The threat didn’t bother him, but he slowed anyway. She was right. He couldn’t keep going for long like this. He squatted, let her slide to her feet, and studied her from below, ready to intervene if she passed out or anything. “You gonna throw up?” He kept his hands wrapped around her legs at the knee. To help her, not because he needed steadying.

“I should. Just to get back at you for ignoring me.” She glared at him before turning to Bo. “He do this to you too?” Bo cocked her head, ears pricked, listening. “Or is it just females of the human persuasion?”

Bo yapped a reply and a grin pulled at Elias’s mouth.
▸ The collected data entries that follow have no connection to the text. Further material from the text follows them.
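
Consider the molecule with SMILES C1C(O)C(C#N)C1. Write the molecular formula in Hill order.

C5H7NO

Atom tally by fragment:
  cyclobutane ring core → C:4 H:8
  (− 2 ring H displaced by substituents)
  + OH → O:1 H:1
  + CN → C:1 N:1
Element totals:
  C: 5
  H: 7
  N: 1
  O: 1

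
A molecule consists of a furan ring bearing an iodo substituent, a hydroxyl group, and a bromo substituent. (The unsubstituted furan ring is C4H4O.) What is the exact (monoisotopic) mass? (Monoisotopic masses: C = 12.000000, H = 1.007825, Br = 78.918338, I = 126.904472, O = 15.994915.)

Atom tally by fragment:
  furan ring core → C:4 H:4 O:1
  (− 3 ring H displaced by substituents)
  + I → I:1
  + OH → O:1 H:1
  + Br → Br:1
Element totals:
  C: 4
  H: 2
  Br: 1
  I: 1
  O: 2
Molecular formula: C4H2BrIO2.
  M = 4(12.0) + 2(1.007825) + 78.918338 + 126.904472 + 2(15.994915)
    = 48.000000 + 2.015650 + 78.918338 + 126.904472 + 31.989830 = 287.828290

287.8283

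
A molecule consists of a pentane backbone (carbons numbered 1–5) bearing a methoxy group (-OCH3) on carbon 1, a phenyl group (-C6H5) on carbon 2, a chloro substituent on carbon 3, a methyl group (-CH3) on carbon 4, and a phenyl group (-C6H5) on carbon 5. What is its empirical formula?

C19H23ClO

Atom tally by fragment:
  CH3OCH2 → C:2 H:5 O:1
  CH(C6H5) → C:7 H:6
  CH(Cl) → C:1 H:1 Cl:1
  CH(CH3) → C:2 H:4
  CH2C6H5 → C:7 H:7
Element totals:
  C: 19
  H: 23
  Cl: 1
  O: 1
Molecular formula: C19H23ClO.
gcd of subscripts (19, 1, 23, 1) = 1, so the empirical formula equals the molecular formula.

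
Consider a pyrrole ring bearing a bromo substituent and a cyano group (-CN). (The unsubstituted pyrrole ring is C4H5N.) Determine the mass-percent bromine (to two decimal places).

Atom tally by fragment:
  pyrrole ring core → C:4 H:5 N:1
  (− 2 ring H displaced by substituents)
  + Br → Br:1
  + CN → C:1 N:1
Element totals:
  C: 5
  H: 3
  Br: 1
  N: 2
Molecular formula: C5H3BrN2.
Molar mass = 170.997 g/mol.
Mass from Br: 1 × 79.904 = 79.904 g/mol.
%Br = 79.904 / 170.997 × 100 = 46.73%.

46.73%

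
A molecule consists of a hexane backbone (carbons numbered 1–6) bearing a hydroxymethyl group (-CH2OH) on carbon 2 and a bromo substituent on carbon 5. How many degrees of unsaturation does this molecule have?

Atom tally by fragment:
  CH3 → C:1 H:3
  CH(CH2OH) → C:2 H:4 O:1
  CH2 → C:1 H:2
  CH2 → C:1 H:2
  CH(Br) → C:1 H:1 Br:1
  CH3 → C:1 H:3
Element totals:
  C: 7
  H: 15
  Br: 1
  O: 1
Molecular formula: C7H15BrO.
DoU = (2C + 2 + N − H − X) / 2 = (2·7 + 2 + 0 − 15 − 1) / 2 = 0.

0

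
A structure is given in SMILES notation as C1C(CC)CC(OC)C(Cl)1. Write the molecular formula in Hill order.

C8H15ClO

Atom tally by fragment:
  cyclopentane ring core → C:5 H:10
  (− 3 ring H displaced by substituents)
  + C2H5 → C:2 H:5
  + OCH3 → C:1 H:3 O:1
  + Cl → Cl:1
Element totals:
  C: 8
  H: 15
  Cl: 1
  O: 1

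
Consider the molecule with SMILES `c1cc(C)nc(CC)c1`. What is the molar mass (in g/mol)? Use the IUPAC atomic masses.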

Which would have been strange under normal circumstances. Out here, in pain and running for his life, stranded in the middle of a body of water as dangerous as a minefield, it was completely bizarre.

Dropping the smile, he rose. “Come on.”

“Wait. I didn’t clock them. Where were they? On the ice? They gonna shoot at us again?”

He turned to scan the horizon. “Doubtful.”

“Why?”

With a nod, he pointed out a rock shelf high above the lake. “See the dark point, straight over that way?”

“Dark point? You mean at the top of the cliff I almost crashed into?”

He grunted.

“I see it.”

Moving in close, he lowered his head to line up with hers and indicated a high, tree-covered rise. “The rifle shots came from that direction. Just down from my cabin.”

“Okay.”

“Only way off the cliff is through the woods. It’ll take ’em a while.” Unless the helicopter managed to get here. Then all bets were off.

She squinted. “Don’t see any movement.”

“I’d imagine they’re heading down now.” Something jittery ran through him. “To the lake.”

“Those shots came awfully close. They can’t be that far behind.”

“They’ll hit the ice soon. We need to go.”